For Glamour, by Suzannah Weiss.
A lot of dumb societal baggage can make us feel ashamed of our sex lives. But the truth is anything that’s consensual and wanted and doesn’t harm anyone should be on the menu —without a side of guilt. Here are some of the things we’re tired of hearing we should feel bad about doing in bed. Because life is way too short to not have all the sex you want, exactly the way you want it.
1. Stopping midsession
If you agree to something and then realize you’re not all that into it, you have absolutely no obligation to go continue doing it—regardless of how your partner might make you feel about doing so. Consent can be revoked at any time, for any reason. It’s totally up to you. Besides, no decent person would want to sleep with someone who’s anything less than extremely enthusiastic.
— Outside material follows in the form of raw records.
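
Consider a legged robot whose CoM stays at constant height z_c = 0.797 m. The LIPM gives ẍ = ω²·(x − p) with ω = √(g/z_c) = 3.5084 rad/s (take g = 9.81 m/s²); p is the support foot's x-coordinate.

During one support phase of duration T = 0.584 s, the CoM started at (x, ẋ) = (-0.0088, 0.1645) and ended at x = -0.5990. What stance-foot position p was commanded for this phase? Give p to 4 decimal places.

ωT = 3.5084·0.584 = 2.048906; cosh(ωT) = 3.944140, sinh(ωT) = 3.815264
x(T) = p + (x₀−p)·cosh(ωT) + (ẋ₀/ω)·sinh(ωT) ⇒ p·(1 − cosh) = x(T) − x₀·cosh − (ẋ₀/ω)·sinh
numerator   = -0.5990 − (-0.0088)·3.944140 − (0.1645/3.5084)·3.815264 = -0.743180
denominator = 1 − 3.944140 = -2.944140
p = -0.743180 / -2.944140 = 0.2524

p = 0.2524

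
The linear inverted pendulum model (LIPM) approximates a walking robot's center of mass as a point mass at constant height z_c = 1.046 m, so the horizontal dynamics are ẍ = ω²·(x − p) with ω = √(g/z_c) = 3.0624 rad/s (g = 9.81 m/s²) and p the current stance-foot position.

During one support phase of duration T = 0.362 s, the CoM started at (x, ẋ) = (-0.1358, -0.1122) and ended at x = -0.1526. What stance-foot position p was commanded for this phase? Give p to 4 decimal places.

ωT = 3.0624·0.362 = 1.108589; cosh(ωT) = 1.680052, sinh(ωT) = 1.350027
x(T) = p + (x₀−p)·cosh(ωT) + (ẋ₀/ω)·sinh(ωT) ⇒ p·(1 − cosh) = x(T) − x₀·cosh − (ẋ₀/ω)·sinh
numerator   = -0.1526 − (-0.1358)·1.680052 − (-0.1122/3.0624)·1.350027 = 0.125013
denominator = 1 − 1.680052 = -0.680052
p = 0.125013 / -0.680052 = -0.1838

p = -0.1838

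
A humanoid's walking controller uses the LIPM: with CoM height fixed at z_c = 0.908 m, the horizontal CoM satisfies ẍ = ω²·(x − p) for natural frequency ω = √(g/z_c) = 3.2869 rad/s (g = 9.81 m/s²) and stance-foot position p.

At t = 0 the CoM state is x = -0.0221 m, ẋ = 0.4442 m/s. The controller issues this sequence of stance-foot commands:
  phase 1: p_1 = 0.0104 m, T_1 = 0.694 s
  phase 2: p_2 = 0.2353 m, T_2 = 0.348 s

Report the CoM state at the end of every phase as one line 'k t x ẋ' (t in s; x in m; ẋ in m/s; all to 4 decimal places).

phase 1: p=0.0104, T=0.694, ωT=2.281109, cosh=4.944848, sinh=4.842677; start (x,ẋ)=(-0.022100, 0.444200) → end (x,ẋ)=(0.504144, 1.679186)
phase 2: p=0.2353, T=0.348, ωT=1.143841, cosh=1.728697, sinh=1.410105; start (x,ẋ)=(0.504144, 1.679186) → end (x,ẋ)=(1.420433, 4.148863)

1 0.6940 0.5041 1.6792
2 1.0420 1.4204 4.1489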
2. Not enjoying things you're "supposed" to like
The popular discourse around sex sometimes gives the impression that we should all be crazy for oral sex or PIV sex or some other kind of sex. The truth is, there’s a huge range of sexual tastes and preferences, and they’re all totally normal. Instead of feeling guilty about what you don't like, focus on finding and enjoying something that’s hot for both you and your partner.
3. Being into something taboo
Again, nothing between consenting adults is a problem. Kinks are extremely common, and they don’t necessarily have to be some major reflection on who you are outside the bedroom. You’re not antifeminist for wanting to be dominated, you’re not overly aggressive for wanting to dominate someone, and you’re not unusual for wanting to try out role playing. There’s no need to judge or analyze your desires; if you both enjoy it, that’s enough of a reason to go for it.
4. Speaking up when something's not working for you
Don’t worry about wounding your partner’s self-esteem. Hopefully, they’d rather get some constructive criticism than keep going with something that’s doing nothing for you. Especially if anything physically hurts during sex, remember that you should never feel bad about stopping immediately and finding something that works for you.
5. Making whatever faces or noises you make
Looking or sounding sexy in the middle of sex is not something your should prioritize if you don’t feel like it. Worrying about whether you’re putting on a good show for your partner can kill the pleasure, and it’s much more important to focus on how you’re feeling.
6. Giving instructions
Some might say it kills the mood to communicate during sex, but that’s absurd. Everybody likes different things, so how are our partners supposed to know what we like if we don’t talk to them about it? Anyone whose ego is bruised because they weren’t able to read your mind has their own insecurities—ones that are totally unrelated to you.
7. Using toys
Wanting to spice up your sex life with toys isn’t an insult to your partner's skill, and it doesn’t make the sex less connected or authentic. If anything, bringing a cool new vibrator into bed could make sex more fun for you both.
8. Being a little selfish
Yes, sex should be a mutual activity. But sometimes making it mutual means looking out for yourself, whether that’s by requesting that your partner spend more time on you, suggesting your favorite position, or literally taking matters into your own hands. Given that only 65 percent of straight women orgasm every time they are intimate with someone, a lot of us could maybe stand to be more selfish.
9. Initiating sex
The days when women were supposed to be less sexual beings and men were supposed to make the first move are (thankfully) long gone. Assertiveness shows that you’re confident and you know what you want—and that’s sexy.
10. Sleeping with whoever the hell you want
No matter what so-called common knowledge might dictate, sleeping with someone on the first date won’t sabotage your shots at a relationship, just like how having a one-night stand won’t make you hate yourself. Forget everything you’ve been taught about who you should and shouldn’t sleep with—your sexual choices have no bearing on what kind of person you are ethically.